Hi,
If we have an Arrow RecordBatch per Parquet file created via
ParquetFileArrowReader, is it valid to concatenate these multiple batches?
Let's say we have 1000 Parquet files, and created a Vec<RecordBatch>
containing 1000 Record Batches. What we'd like to do is, take chunks of,
say, 100 of these at a time, and concatenate them to produce a vector of 10
Record Batches. Something like the following:
let combined_record_batches = record_batchs
.chunks(100)
.map(|rb_chunk| RecordBatch::concat(&schema, rb_chunk))

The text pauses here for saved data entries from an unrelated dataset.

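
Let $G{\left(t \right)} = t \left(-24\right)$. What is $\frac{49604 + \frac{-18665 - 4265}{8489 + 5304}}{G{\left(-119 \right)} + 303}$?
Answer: $\frac{2815494}{179309} \approx 15.702$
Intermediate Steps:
$G{\left(t \right)} = - 24 t$
$\frac{49604 + \frac{-18665 - 4265}{8489 + 5304}}{G{\left(-119 \right)} + 303} = \frac{49604 + \frac{-18665 - 4265}{8489 + 5304}}{\left(-24\right) \left(-119\right) + 303} = \frac{49604 - \frac{22930}{13793}}{2856 + 303} = \frac{49604 - \frac{22930}{13793}}{3159} = \left(49604 - \frac{22930}{13793}\right) \frac{1}{3159} = \frac{684165042}{13793} \cdot \frac{1}{3159} = \frac{2815494}{179309}$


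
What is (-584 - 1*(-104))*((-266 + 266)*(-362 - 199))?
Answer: 0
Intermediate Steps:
(-584 - 1*(-104))*((-266 + 266)*(-362 - 199)) = (-584 + 104)*(0*(-561)) = -480*0 = 0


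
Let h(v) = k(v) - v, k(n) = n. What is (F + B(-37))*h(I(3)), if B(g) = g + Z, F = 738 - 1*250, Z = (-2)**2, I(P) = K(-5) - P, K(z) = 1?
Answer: 0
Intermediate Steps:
I(P) = 1 - P
h(v) = 0 (h(v) = v - v = 0)
Z = 4
F = 488 (F = 738 - 250 = 488)
B(g) = 4 + g (B(g) = g + 4 = 4 + g)
(F + B(-37))*h(I(3)) = (488 + (4 - 37))*0 = (488 - 33)*0 = 455*0 = 0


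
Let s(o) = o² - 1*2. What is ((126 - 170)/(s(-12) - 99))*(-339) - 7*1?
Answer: 14615/43 ≈ 339.88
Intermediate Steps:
s(o) = -2 + o² (s(o) = o² - 2 = -2 + o²)
((126 - 170)/(s(-12) - 99))*(-339) - 7*1 = ((126 - 170)/((-2 + (-12)²) - 99))*(-339) - 7*1 = -44/((-2 + 144) - 99)*(-339) - 7 = -44/(142 - 99)*(-339) - 7 = -44/43*(-339) - 7 = 14916/43 - 7 = 14615/43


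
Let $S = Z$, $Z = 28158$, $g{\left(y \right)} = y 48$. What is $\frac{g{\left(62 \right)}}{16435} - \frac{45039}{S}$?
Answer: $- \frac{11516101}{8118890} \approx -1.4184$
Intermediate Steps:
$g{\left(y \right)} = 48 y$
$S = 28158$
$\frac{g{\left(62 \right)}}{16435} - \frac{45039}{S} = \frac{48 \cdot 62}{16435} - \frac{45039}{28158} = 2976 \cdot \frac{1}{16435} - \frac{15013}{9386} = \frac{2976}{16435} - \frac{15013}{9386} = - \frac{11516101}{8118890}$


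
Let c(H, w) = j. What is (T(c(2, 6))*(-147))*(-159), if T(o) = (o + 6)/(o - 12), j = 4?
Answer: -116865/4 ≈ -29216.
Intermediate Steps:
c(H, w) = 4
T(o) = (6 + o)/(-12 + o)
(T(c(2, 6))*(-147))*(-159) = (((6 + 4)/(-12 + 4))*(-147))*(-159) = ((10/(-8))*(-147))*(-159) = (-1/8*10*(-147))*(-159) = -5/4*(-147)*(-159) = (735/4)*(-159) = -116865/4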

.collect::<anyhow::Result<Vec<_>>>()?;
Whilst the above works as far as concatenating them goes, we've found that
the resulting Record Batches cannot be converted to Parquet as they seem to
be corrupted somehow. That is, using an ArrowWriter and writing these
concatenated Record Batches results in panics such as the following:
A thread panicked, PanicInfo { payload: Any { .. }, message: Some(index out
of bounds: the len is 163840 but the index is 18446744073709387776),
location: Location { file: "/home/ahmed/.cargo/registr
y/src/github.com-1ecc6299db9ec823/parquet-14.0.0/src/arrow/levels.rs",
line: 504, col: 41 }, can_unwind: true }
Thanks,
Ahmed Riza